A couple of weeks ago, when friends from Amsterdam came to visit, we ‘traveled’ out to the 16th arrondissement to have tea at Patisserie des Reves. Philippe Conticini has a Patisserie des Reves within walking distance of my apartment, but there’s no place to sit down, so out to the (chic) edge of Paris we pilgrimaged. It was a long metro ride and it was raining when we emerged, but you know what? I’d pilgrimage out again for these treats. Here’s Conticini’s reading of the Gateau Saint Honore
A classic Saint Honore is normally round — it’s a ring of puff pastry, topped with a circle of cream puff dough on which individual caramel-topped cream puffs are ‘glued’ with shiny caramel.
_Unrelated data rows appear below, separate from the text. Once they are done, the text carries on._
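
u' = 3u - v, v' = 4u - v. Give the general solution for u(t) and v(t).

u(t) = -c_1e^(t) - c_2te^(t) - 2c_2e^(t), v(t) = -2c_1e^(t) - 2c_2te^(t) - 3c_2e^(t)

Coefficient matrix A = [[3, -1], [4, -1]].
Characteristic polynomial det(A - λI) = λ^2 - 2λ + 1 = 0.
Single eigenvalue λ = 1 with algebraic multiplicity 2.
Eigenvector v = (-1,-2); generalized eigenvector w with (A-λI)w=v is (-2,-3).
General solution: e^(t)[c_1·v + c_2·(t·v + w)].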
The cream puffs and the center of the ‘cake’ are filled with a creme Chiboust, a pastry cream lighted with meringue, and then the whole creation is topped with whipped cream. Here’s a peek into the Conticini version
The pastry is built on a sheet of puff pastry. Caramel-glued to the pastry are two long — think eclair — cream puffs filled with Chiboust. They’re topped with caramel-glazed Chiboust-filled cream puffs and the dessert is finished with whipped cream. You’ll be glad to know that it was not just gorgeous, but luxuriously delicious.
And this from Conticini
It’s a giant brioche feuillete (accent on the last ‘e’) made by treating brioche dough like puff pastry dough. Inside, the crumb looks more like croissant than brioche. Here’s a picture of a cut-apart brioche feuillete from Moisan
And just a few more things for now, like this chocolate tartlet from Gontran Cherrier in Montmartre. The filling is a traditional dark chocolate ganache, but it has a hidden layer of nuts in caramelized honey … lovely.
And a display of soft chocolate cakes in a Montmartre patisserie — I’m sorry, I didn’t write down the name — that I thought looked so appealing and that made me feel so much better about the tens of similar chocolate cakes I’ve made that sunk in just the same way
And finally, just because, Paris, beautiful Paris.